A 20-year veteran of the OMET office, Rubinstein officially is a research specialist. Her main job is to consult with faculty and graduate students about research projects and to help develop testing instruments and assist with data analysis.

Following the departure last May of the staffer who handled Scantron grading, “We’ve all taken turns doing it,” said Rubinstein, who since fall has taken the lead in processing the tests.

With master’s and doctoral degrees from Pitt’s educational research methodology program, she’s more than qualified merely to feed the Scantron machine’s hopper. She’s able to explain in detail the additional analysis that can accompany a job.

Faculty can request just the basics — student names and scores — but also can receive statistics, including standard deviation, the grading distribution curve and how consistently the students answered items across the entire test.

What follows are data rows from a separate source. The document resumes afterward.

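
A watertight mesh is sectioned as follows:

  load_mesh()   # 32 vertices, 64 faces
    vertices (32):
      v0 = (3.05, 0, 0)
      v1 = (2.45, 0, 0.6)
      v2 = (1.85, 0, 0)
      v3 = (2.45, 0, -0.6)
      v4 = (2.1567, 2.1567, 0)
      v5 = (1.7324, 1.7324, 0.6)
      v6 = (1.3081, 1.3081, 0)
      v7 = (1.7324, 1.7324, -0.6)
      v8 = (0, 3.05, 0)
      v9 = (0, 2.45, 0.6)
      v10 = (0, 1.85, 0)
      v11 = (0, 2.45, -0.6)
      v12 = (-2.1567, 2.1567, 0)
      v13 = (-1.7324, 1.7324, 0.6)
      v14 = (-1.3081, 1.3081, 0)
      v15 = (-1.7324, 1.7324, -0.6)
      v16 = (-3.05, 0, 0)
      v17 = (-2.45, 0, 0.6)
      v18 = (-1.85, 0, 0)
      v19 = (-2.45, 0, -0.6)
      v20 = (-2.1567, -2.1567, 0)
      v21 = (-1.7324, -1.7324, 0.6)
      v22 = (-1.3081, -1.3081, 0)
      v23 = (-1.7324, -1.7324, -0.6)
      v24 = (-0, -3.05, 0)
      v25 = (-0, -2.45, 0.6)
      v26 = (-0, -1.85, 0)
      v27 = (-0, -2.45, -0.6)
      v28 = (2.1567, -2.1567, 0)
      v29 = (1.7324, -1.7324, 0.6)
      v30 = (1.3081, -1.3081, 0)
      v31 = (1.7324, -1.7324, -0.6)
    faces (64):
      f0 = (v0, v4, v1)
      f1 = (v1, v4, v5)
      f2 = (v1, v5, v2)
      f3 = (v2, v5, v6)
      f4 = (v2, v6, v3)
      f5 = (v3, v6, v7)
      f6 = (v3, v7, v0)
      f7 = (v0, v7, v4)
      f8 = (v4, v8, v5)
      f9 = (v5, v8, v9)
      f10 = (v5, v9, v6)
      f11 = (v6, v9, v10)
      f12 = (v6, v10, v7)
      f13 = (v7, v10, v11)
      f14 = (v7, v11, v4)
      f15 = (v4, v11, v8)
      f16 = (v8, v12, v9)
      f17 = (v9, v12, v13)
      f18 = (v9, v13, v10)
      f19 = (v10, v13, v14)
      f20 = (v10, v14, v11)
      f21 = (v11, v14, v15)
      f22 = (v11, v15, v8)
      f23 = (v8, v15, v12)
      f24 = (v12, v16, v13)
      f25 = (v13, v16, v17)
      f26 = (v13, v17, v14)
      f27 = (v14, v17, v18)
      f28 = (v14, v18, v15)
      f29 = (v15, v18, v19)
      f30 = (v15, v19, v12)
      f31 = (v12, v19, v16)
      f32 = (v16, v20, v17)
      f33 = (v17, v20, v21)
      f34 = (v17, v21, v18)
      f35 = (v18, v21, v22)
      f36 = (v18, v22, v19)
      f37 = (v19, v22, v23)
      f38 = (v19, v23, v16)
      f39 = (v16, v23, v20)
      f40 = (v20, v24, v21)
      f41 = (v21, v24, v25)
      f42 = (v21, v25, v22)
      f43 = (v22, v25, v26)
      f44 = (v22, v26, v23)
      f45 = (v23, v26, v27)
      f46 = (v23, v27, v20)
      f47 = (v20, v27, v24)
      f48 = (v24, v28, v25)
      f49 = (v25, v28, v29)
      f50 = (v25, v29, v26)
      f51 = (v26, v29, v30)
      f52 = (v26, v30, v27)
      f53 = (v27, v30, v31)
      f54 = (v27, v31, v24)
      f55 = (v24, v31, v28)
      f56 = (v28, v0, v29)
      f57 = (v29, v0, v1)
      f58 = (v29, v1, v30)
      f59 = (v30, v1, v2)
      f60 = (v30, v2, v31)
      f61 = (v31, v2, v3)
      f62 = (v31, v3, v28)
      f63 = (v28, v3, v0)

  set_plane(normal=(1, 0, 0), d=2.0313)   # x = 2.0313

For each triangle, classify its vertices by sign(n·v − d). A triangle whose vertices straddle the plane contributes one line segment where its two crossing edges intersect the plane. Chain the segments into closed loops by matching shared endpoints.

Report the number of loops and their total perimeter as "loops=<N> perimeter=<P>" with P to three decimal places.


loops=1 perimeter=9.798

Straddling triangles (18 of 64):
  (v1,v4,v5) [++-] → (2.0313, 2.0313, 0.177327)–(2.0313, 1.01081, 0.6)  len=1.1046
  (v1,v5,v2) [+--] → (2.0313, 1.01081, 0.6)–(2.0313, 0, 0.1813)  len=1.0941
  (v2,v6,v3) [--+] → (2.0313, 0.47964, -0.379998)–(2.0313, 0, -0.1813)  len=0.5192
  (v3,v6,v7) [+--] → (2.0313, 0.47964, -0.379998)–(2.0313, 1.01081, -0.6)  len=0.5749
  (v3,v7,v0) [+-+] → (2.0313, 1.01081, -0.6)–(2.0313, 1.3394, -0.463889)  len=0.3557
  (v0,v7,v4) [+-+] → (2.0313, 1.3394, -0.463889)–(2.0313, 2.0313, -0.177327)  len=0.7489
  (v4,v8,v5) [+--] → (2.0313, 2.20864, 0)–(2.0313, 2.0313, 0.177327)  len=0.2508
  (v7,v11,v4) [--+] → (2.0313, 2.17375, -0.0348866)–(2.0313, 2.0313, -0.177327)  len=0.2015
  (v4,v11,v8) [+--] → (2.0313, 2.17375, -0.0348866)–(2.0313, 2.20864, 0)  len=0.0493
  (v24,v28,v25) [-+-] → (2.0313, -2.20864, 0)–(2.0313, -2.17375, 0.0348866)  len=0.0493
  (v25,v28,v29) [-+-] → (2.0313, -2.17375, 0.0348866)–(2.0313, -2.0313, 0.177327)  len=0.2015
  (v24,v31,v28) [--+] → (2.0313, -2.0313, -0.177327)–(2.0313, -2.20864, 0)  len=0.2508
  (v28,v0,v29) [++-] → (2.0313, -1.3394, 0.463889)–(2.0313, -2.0313, 0.177327)  len=0.7489
  (v29,v0,v1) [-++] → (2.0313, -1.3394, 0.463889)–(2.0313, -1.01081, 0.6)  len=0.3557
  (v29,v1,v30) [-+-] → (2.0313, -1.01081, 0.6)–(2.0313, -0.47964, 0.379998)  len=0.5749
  (v30,v1,v2) [-+-] → (2.0313, -0.47964, 0.379998)–(2.0313, 0, 0.1813)  len=0.5192
  (v31,v2,v3) [--+] → (2.0313, 0, -0.1813)–(2.0313, -1.01081, -0.6)  len=1.0941
  (v31,v3,v28) [-++] → (2.0313, -1.01081, -0.6)–(2.0313, -2.0313, -0.177327)  len=1.1046

Chained into 1 loop(s):
  loop 1: 18 segments, perimeter = 9.7978
Total perimeter = 9.798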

The analysis can reveal more than just data about the students; it can provide statistics on the test itself. Professors can learn which questions were easiest and which tripped up students most frequently. It also gives the frequency of keyed responses — how often each option A, B, C, D or E was the correct answer, for instance. Experts who teach how to create multiple-choice tests advise professors to keep the choices equal, Rubinstein said.

The University has just one optical grading machine to handle the workload. Should it fail, the entire process could grind to a halt. But OMET staff are proactive: Late in the term, they call in a service technician for a little preventive maintenance to ensure all goes smoothly once finals week puts the machine to its biggest test.

“It went out last fall,” Rubinstein said. OMET staff had to call all the faculty members who had orders pending to let them know their scores would be delayed.

“Fortunately, that doesn’t happen that often,” she said.